Certes La nuit des alligators ne se départit pas tout à fait de son origine théâtrale et quelques coupes auraient pu être opérées. Mais le texte est brillant, notamment le passage, qui donne son titre français au film: Tom, le chef des deux agresseurs, se compare aux bébé alligators, mignons comme tout dans un premier temps, puis de plus en plus embarrassants à mesure qu'ils grandissent, que l'on tente d'éliminer mais peuvent se retrouver dans les canalisations…
La nuit des alligators est enfin une satire sociale corrosive, comme d'autres oeuvres de la même époque, telles Lady in a Cage , L'incident, Seule dans la nuit, et plus tard, les chiens de paille, où des membre de la classe moyenne ou de la petite bourgeoisie vivant dans le confort sont dérangés par des déséquilibrés d'une classe inférieure. Souvent les assaillants cherchent de l'argent, du pouvoir, de la drogue ou du sexe, mais ici, on a le sentiment que les deux sadiques sont deux envoyés de Dieu venus punir le couple adultère vivant dans le péché, ce qui donne à l'ensemble une tonalité surnaturelle et énigmatique originale voire fascinante.Comme plus tard chez Haneke, les auteurs dénoncent une société qui rend les gens fous.
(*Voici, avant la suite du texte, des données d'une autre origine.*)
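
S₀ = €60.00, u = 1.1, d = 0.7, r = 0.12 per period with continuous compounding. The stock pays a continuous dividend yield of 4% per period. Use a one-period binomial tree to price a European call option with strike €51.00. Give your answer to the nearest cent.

€12.75

Per-period risk-free factor R = e^0.12 = 1.1275; dividend-adjusted growth = e^(0.12−0.04) = 1.0833.
Risk-neutral probability p = (1.0833 − 0.7)/(1.1 − 0.7) = 0.3833/0.4000 = 0.9582
Terminal stock prices: S_u = 66, S_d = 42
Terminal payoffs (S − K): max(15, 0) = 15, max(-9, 0) = 0
Node 0 (S = 60): V_0 = e^(−0.12)·[0.9582·15.0000 + 0.0418·0.0000] = 12.7479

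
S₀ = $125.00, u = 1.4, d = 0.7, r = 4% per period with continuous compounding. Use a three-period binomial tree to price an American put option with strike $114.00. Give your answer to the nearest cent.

$19.25

Risk-neutral probability p = (e^0.04 − 0.7)/(1.4 − 0.7) = 0.3408/0.7000 = 0.4869
Terminal stock prices: S_uuu = 343, S_uud = 171.5, S_udd = 85.75, S_ddd = 42.87
Terminal payoffs (K − S): max(-229, 0) = 0, max(-57.5, 0) = 0, max(28.25, 0) = 28.25, max(71.12, 0) = 71.12
Node uu (S = 245): continuation = e^(−0.04)·[0.4869·0.0000 + 0.5131·0.0000] = 0.0000; exercise value = 0.0000 ≤ continuation, so V_uu = 0.0000
Node ud (S = 122.5): continuation = e^(−0.04)·[0.4869·0.0000 + 0.5131·28.2500] = 13.9275; exercise value = 0.0000 ≤ continuation, so V_ud = 13.9275
Node dd (S = 61.25): continuation = e^(−0.04)·[0.4869·28.2500 + 0.5131·71.1250] = 48.2800; exercise value = 52.7500 > continuation, so V_dd = 52.7500 (exercise)
Node u (S = 175): continuation = e^(−0.04)·[0.4869·0.0000 + 0.5131·13.9275] = 6.8663; exercise value = 0.0000 ≤ continuation, so V_u = 6.8663
Node d (S = 87.5): continuation = e^(−0.04)·[0.4869·13.9275 + 0.5131·52.7500] = 32.5212; exercise value = 26.5000 ≤ continuation, so V_d = 32.5212
Node 0 (S = 125): continuation = e^(−0.04)·[0.4869·6.8663 + 0.5131·32.5212] = 19.2451; exercise value = 0.0000 ≤ continuation, so V_0 = 19.2451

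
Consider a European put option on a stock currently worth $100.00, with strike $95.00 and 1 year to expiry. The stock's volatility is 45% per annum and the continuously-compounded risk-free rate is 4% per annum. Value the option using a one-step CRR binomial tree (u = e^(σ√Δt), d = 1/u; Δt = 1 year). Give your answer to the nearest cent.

CRR parameters: u = e^(σ√Δt) = e^(0.45·√1) = 1.5683, d = 1/u = 0.6376
Per-period rate: rΔt = 0.04·1 = 0.04, so R = e^0.04 = 1.0408
Risk-neutral probability p = (e^0.04 − 0.6376)/(1.5683 − 0.6376) = 0.4032/0.9307 = 0.4332
Terminal stock prices: S_u = 156.8, S_d = 63.76
Terminal payoffs (K − S): max(-61.83, 0) = 0, max(31.24, 0) = 31.24
Node 0 (S = 100): V_0 = e^(−0.04)·[0.4332·0.0000 + 0.5668·31.2372] = 17.0107

$17.01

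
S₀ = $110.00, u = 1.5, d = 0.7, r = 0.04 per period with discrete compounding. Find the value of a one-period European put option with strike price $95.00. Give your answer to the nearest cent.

$9.95

Risk-neutral probability p = (1 + 0.04 − 0.7)/(1.5 − 0.7) = 0.3400/0.8000 = 0.4250
Terminal stock prices: S_u = 165, S_d = 77
Terminal payoffs (K − S): max(-70, 0) = 0, max(18, 0) = 18
Node 0 (S = 110): V_0 = 1/1.04·[0.4250·0.0000 + 0.5750·18.0000] = 9.9519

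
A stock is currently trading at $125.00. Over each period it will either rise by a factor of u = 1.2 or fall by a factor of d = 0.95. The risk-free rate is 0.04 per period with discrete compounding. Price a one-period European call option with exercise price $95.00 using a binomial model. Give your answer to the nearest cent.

$33.65

Risk-neutral probability p = (1 + 0.04 − 0.95)/(1.2 − 0.95) = 0.0900/0.2500 = 0.3600
Terminal stock prices: S_u = 150, S_d = 118.8
Terminal payoffs (S − K): max(55, 0) = 55, max(23.75, 0) = 23.75
Node 0 (S = 125): V_0 = 1/1.04·[0.3600·55.0000 + 0.6400·23.7500] = 33.6538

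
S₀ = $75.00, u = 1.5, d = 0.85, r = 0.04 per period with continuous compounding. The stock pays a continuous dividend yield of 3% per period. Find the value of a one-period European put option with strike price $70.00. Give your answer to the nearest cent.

Per-period risk-free factor R = e^0.04 = 1.0408; dividend-adjusted growth = e^(0.04−0.03) = 1.0101.
Risk-neutral probability p = (1.0101 − 0.85)/(1.5 − 0.85) = 0.1601/0.6500 = 0.2462
Terminal stock prices: S_u = 112.5, S_d = 63.75
Terminal payoffs (K − S): max(-42.5, 0) = 0, max(6.25, 0) = 6.25
Node 0 (S = 75): V_0 = e^(−0.04)·[0.2462·0.0000 + 0.7538·6.2500] = 4.5263

$4.53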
Quoiqu'il en soit, avec La nuit des alligators ou Un jour parmi tant d'autres, Peter Collinson entamait une carrière prometteuse, et s'affirmait comme un auteur dans la lignée du "free cinema" des Karel Reisz, John Schlesinger et autres Lindsay Anderson.
Hélas, avec le triomphe de L'or se barre, sa carrière allait prendre un tournant nettement plus commercial et nettement moins audacieux et irrévérencieux. On peine à croire que c'est le même homme qui a réalisé cette vénéneuse Nuit des alligators et, quelques années plus tard, la piteuse version 1974 de Dix petits nègres.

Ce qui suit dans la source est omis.